For ageless seconds she stood staring at the telephone. She couldn’t believe it! She had a date with Farne Maitland that night! Would you believe it? Would you believe not only did he know her first name and her telephone number, but, since he intended to call for her at seven, he had obviously found out where she lived too!

Suddenly a smile, a joyous smile, beamed across her face—hadn’t she feared he would never again ask her out?

CHAPTER TWO

FEARED? Feared that Farne Maitland would never again ask her out? Karrie could not believe she had actually thought ‘feared’! What rot! What utter rot!

Still, all the same, she owned she was quite looking forward to going out with him that night. Oh! What was she going to do about Travis? Normally she would never have broken a date with one man to go out with another. Oh, heavens, was her thinking going haywire or what?
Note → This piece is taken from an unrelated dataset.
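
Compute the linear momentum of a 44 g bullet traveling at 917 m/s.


p = m*v = 0.044*917 = 40.35 kg·m/s

40.35 kg·m/s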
Half an hour later she felt on a more even keel and did what she had to do rather than what she should have done. What she should have done was to somehow make contact with Farne Maitland and tell him she was not going out with him—though how she didn’t know, when she had no idea of where he lived, much less his phone number. What she did do was go over to the phone and dial Travis Watson’s number.

‘Are you going to be very put out if I tell you I can’t make tonight?’ she asked.

‘Karrie!’ he wailed, and followed on swiftly. ‘You’re going out with somebody else?’

‘Oh, Travis, don’t make me feel guilty.’

‘You should!’

‘You’re my friend, my very good friend, but not my boyfriend.’

‘You’re saying a good friend wouldn’t mind being passed over for something better?’

‘Travis!’

‘Oh, all right. Come to tea tomorrow.’

‘Without fail,’ she promised.

‘I love you,’ he said.

‘I love you too—as a brother.’

Karrie came away from the phone wishing Travis would meet someone really special and that they would fall mutually in love. He was nice, really nice. He deserved someone special. And with that thought—‘someone special’—Farne Maitland was in her head again.

Her mother came home at lunchtime, but not her father. Karrie dared to ask where he was. ‘He didn’t say—but he’ll be cooking up some business deal somewhere. I wonder why he doesn’t take his bed to his office; he’s always there!’ Margery Dalton complained bitterly. ‘Are you out tonight?’